LSTM memory consumption issue

Nathan_Goedeke · March 27, 2022, 10:40pm

Hello,
I have a network that uses 8 LSTM layers of size 512 each, with a batch size of 1024 and a seq length of 512. The result seems to cause python to use 100% of memory and cause my PC to freeze up, even though I have upgraded to 32 GB of RAM.
I am using a large batch size because I have a very large training dataset so it seems to make sense to get through the data quicker. When I make a smaller batch size and seq length then it doesn’t freeze up, but is unreasonably slow.

Is there a way to have PyTorch not consume so much memory?
Would it help if I increased the RAM again? It seems like it made no difference
Is the size of the batches and / or architecture unreasonable? My limited experience with RNNs seems like the architecture isn’t that big, but maybe I’m mistaken

Thanks,
Nathan

ptrblck · March 28, 2022, 2:24am

Based on your description I guess that either the swap is used as your RAM is already full or the process gets indeed stuck and the OS should kill it.

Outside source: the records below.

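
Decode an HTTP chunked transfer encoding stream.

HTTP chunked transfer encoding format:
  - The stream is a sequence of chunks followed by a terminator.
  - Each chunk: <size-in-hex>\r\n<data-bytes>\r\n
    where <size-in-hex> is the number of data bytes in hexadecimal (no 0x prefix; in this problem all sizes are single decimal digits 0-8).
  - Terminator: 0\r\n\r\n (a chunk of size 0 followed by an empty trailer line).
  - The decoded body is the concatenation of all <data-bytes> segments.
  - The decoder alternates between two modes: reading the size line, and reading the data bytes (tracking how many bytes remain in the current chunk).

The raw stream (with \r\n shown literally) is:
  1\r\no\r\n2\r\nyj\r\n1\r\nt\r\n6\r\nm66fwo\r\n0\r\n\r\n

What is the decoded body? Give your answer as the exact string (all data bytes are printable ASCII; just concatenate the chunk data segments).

Chunk 1: stream[0..1]='1' size=0x1=1, data at stream[3..4]='o' -> body[0..1], body so far='o'
Chunk 2: stream[6..7]='2' size=0x2=2, data at stream[9..11]='yj' -> body[1..3], body so far='oyj'
Chunk 3: stream[13..14]='1' size=0x1=1, data at stream[16..17]='t' -> body[3..4], body so far='oyjt'
Chunk 4: stream[19..20]='6' size=0x6=6, data at stream[22..28]='m66fwo' -> body[4..10], body so far='oyjtm66fwo'
Chunk 5: stream[30..31]='0' size=0 (terminator). Final body='oyjtm66fwo' (10 bytes)

Answer: oyjtm66fwo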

If your current training really needs this amount of memory, there wouldn’t be a workaround besides e.g. lowering the batch size or using torch.utils.checkpoint to trade compute for memory. Check if you are storing unnecessary data and could remove it.
Maybe, but you should check how much the memory usage increases depending on the batch size. E.g. check the RAM usage for a batch size of 1, 2, 3, … and try to estimate how much memory would be needed for your desired batch size.